Baluncore, topsquark and berkeman
Gold Member
(I’ll try to keep this I level; feel free to ask questions.)

They’re both approximations to the molecular Hamiltonian (or nuclear Hamiltonian, but I’m a chemistry guy, so we’re sticking with molecules).

The molecular Hamiltonian has three parts: a nuclear part, which can usually be parametrized under the Born-Oppenheimer approximation, a nuclear-electron interaction, and an electron-electron interaction.

The e-e interaction is not solvable analytically except for really special (usually cooked up) cases. In the HF approximation, which is probably the simplest approximation, we assume that each electron sees an average potential from all the other electrons (this is also called the mean field approximation). However, this is not very accurate, because electron motions can become correlated with each other (for example, it’s very unlikely that you’ll find two electrons within a femtometer of each other for very long). But this is a really hard problem. In fact, the vast majority of theoretical and computational chemistry has been focused on coming up with better and better ways to solve this problem.

Enter Moller-Plesset perturbation theory. It treats the true Hamiltonian as the HF “mean field” Hamiltonian plus a small perturbing potential. This potential can be expanded in a power series. It can be shown that the first order correction to the energy disappears, so the lowest order nonzero term is the second order term (the 2 in MP2). You can also calculate the MP2 correction to the HF energy explicitly (it ends up being a messy expression with a bunch of two-electron integrals). For more accurate treatments, you can go to higher order: MP3, MP4, etc. I don’t think I’ve seen higher than that because the expressions are even messier and the computational complexity shoots through the roof (I think MP3 scales at least as ##O(n^6)## with ##n## the number of spin orbitals and MP4 is even worse and it’s diminishing returns at that point).
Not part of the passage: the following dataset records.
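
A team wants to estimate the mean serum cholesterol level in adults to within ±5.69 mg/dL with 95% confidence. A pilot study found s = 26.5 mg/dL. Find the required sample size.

84

For a mean, the margin of error is E = z·σ/√n, so n = (zσ/E)².
At 95% confidence, z = 1.960.
n = (1.960 × 26.5 / 5.69)² = 83.33
Round up: n = 84.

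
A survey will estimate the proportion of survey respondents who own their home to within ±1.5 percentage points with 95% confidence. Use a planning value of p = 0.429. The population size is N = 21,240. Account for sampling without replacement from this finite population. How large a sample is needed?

For a proportion with margin E = 0.015 at 95% confidence, z = 1.960.
n = p̂(1−p̂)(z/E)² = 0.429 × 0.571 × (1.960/0.015)² = 4182.38 — call this n₀.
Finite-population correction with N = 21,240: n = n₀ / (1 + (n₀−1)/N) = 4182.38 / 1.197 = 3494.05
Round up: n = 3495.

3495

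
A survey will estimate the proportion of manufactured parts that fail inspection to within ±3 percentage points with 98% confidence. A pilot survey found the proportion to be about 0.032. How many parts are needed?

187

For a proportion with margin E = 0.03 at 98% confidence, z = 2.326.
n = p̂(1−p̂)(z/E)² = 0.032 × 0.968 × (2.326/0.03)² = 186.21
Round up: n = 187.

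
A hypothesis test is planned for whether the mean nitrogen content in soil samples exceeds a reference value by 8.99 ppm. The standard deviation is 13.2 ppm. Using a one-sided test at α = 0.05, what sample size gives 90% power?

19

For a one-sample z-test, n = ((z_α + z_β)·σ/δ)².
z_α = 1.645 (one-sided α = 0.05); z_β = 1.282 (power 90% → β = 0.1).
n = (2.927 × 13.2 / 8.99)² = 18.47
Round up: n = 19.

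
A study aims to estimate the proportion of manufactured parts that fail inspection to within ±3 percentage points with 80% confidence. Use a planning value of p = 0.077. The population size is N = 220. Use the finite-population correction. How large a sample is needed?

n = 82

For a proportion with margin E = 0.03 at 80% confidence, z = 1.282.
n = p̂(1−p̂)(z/E)² = 0.077 × 0.923 × (1.282/0.03)² = 129.79 — call this n₀.
Finite-population correction with N = 220: n = n₀ / (1 + (n₀−1)/N) = 129.79 / 1.585 = 81.89
Round up: n = 82.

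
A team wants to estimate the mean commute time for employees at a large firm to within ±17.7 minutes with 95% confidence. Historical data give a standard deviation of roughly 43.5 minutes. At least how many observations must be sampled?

24

For a mean, the margin of error is E = z·σ/√n, so n = (zσ/E)².
At 95% confidence, z = 1.960.
n = (1.960 × 43.5 / 17.7)² = 23.20
Round up: n = 24.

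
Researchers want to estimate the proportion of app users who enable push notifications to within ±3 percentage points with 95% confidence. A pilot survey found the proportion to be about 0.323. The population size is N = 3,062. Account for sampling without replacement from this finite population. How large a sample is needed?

For a proportion with margin E = 0.03 at 95% confidence, z = 1.960.
n = p̂(1−p̂)(z/E)² = 0.323 × 0.677 × (1.960/0.03)² = 933.39 — call this n₀.
Finite-population correction with N = 3,062: n = n₀ / (1 + (n₀−1)/N) = 933.39 / 1.305 = 715.24
Round up: n = 716.

716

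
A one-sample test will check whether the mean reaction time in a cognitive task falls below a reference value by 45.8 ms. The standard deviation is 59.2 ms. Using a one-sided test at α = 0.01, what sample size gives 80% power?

17

For a one-sample z-test, n = ((z_α + z_β)·σ/δ)².
z_α = 2.326 (one-sided α = 0.01); z_β = 0.842 (power 80% → β = 0.2).
n = (3.168 × 59.2 / 45.8)² = 16.77
Round up: n = 17.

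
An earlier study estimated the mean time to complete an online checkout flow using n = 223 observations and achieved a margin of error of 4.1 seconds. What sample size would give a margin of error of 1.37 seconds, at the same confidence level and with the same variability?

Margin of error scales as 1/√n, so n₂ = n₁·(E₁/E₂)².
n₂ = 223 × (4.1/1.37)² = 223 × 8.956 = 1997.19
Round up: n₂ = 1998.

1998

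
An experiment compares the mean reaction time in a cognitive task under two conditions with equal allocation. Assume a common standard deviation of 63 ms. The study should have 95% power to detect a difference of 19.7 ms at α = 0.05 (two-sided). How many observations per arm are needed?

For two equal groups, n per group = 2·((z_{α/2} + z_β)·σ/δ)².
z_{α/2} = 1.960; z_β = 1.645 (power 95%).
n = 2 × (3.605 × 63 / 19.7)² = 2 × 132.91 = 265.82
Round up: n = 266 per group.

266 per group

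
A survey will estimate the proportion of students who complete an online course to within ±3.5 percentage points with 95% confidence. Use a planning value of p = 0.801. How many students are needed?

For a proportion with margin E = 0.035 at 95% confidence, z = 1.960.
n = p̂(1−p̂)(z/E)² = 0.801 × 0.199 × (1.960/0.035)² = 499.88
Round up: n = 500.

500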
berkeman and Lord Jestocost
physicisttobe
First of all, thank you very much for your explanation! I'm glad you're a chemist, because the questions I'm actually asking have something to do with computational chemistry. (By the way, I am studying chemistry). Anyway, I want to expand my knowledge in this field. So I am really glad that I can get chemical explanations here in this forum.

Back to the actual topic: I still haven't understood this phrase "we assume that each electron sees an average potential from all the other electrons (this is also called the mean field approximation). However, this is not very accurate, because electron motions can become correlated with each other."
What exactly do you mean by avergage potential? How can I imagine this?
And aren´t the electrons fixed in the mean field A.? I thought that we consider only one electron and that the rest of the electrons are not mobile. Therefore, they cannot correlate with each other?

Gold Member
What exactly do you mean by avergage potential? How can I imagine this?
And aren´t the electrons fixed in the mean field A.? I thought that we consider only one electron and that the rest of the electrons are not mobile. Therefore, they cannot correlate with each other?
In terms of the e-e interaction, each electron’s dynamics will be determined by the potential from all the other electrons in the system. This is a horribly complicated problem, so the mean field (HF) approximation says: let’s consider one electron at a time. We calculate the potential for that electron, but instead of looking at all the other electrons’ exact positions and momenta, we assume they have an average charge density and the single electron is only affected by the potential of that charge density. So the other electrons aren’t really fixed in this approximation. It’s more like their positions are averaged or smeared out.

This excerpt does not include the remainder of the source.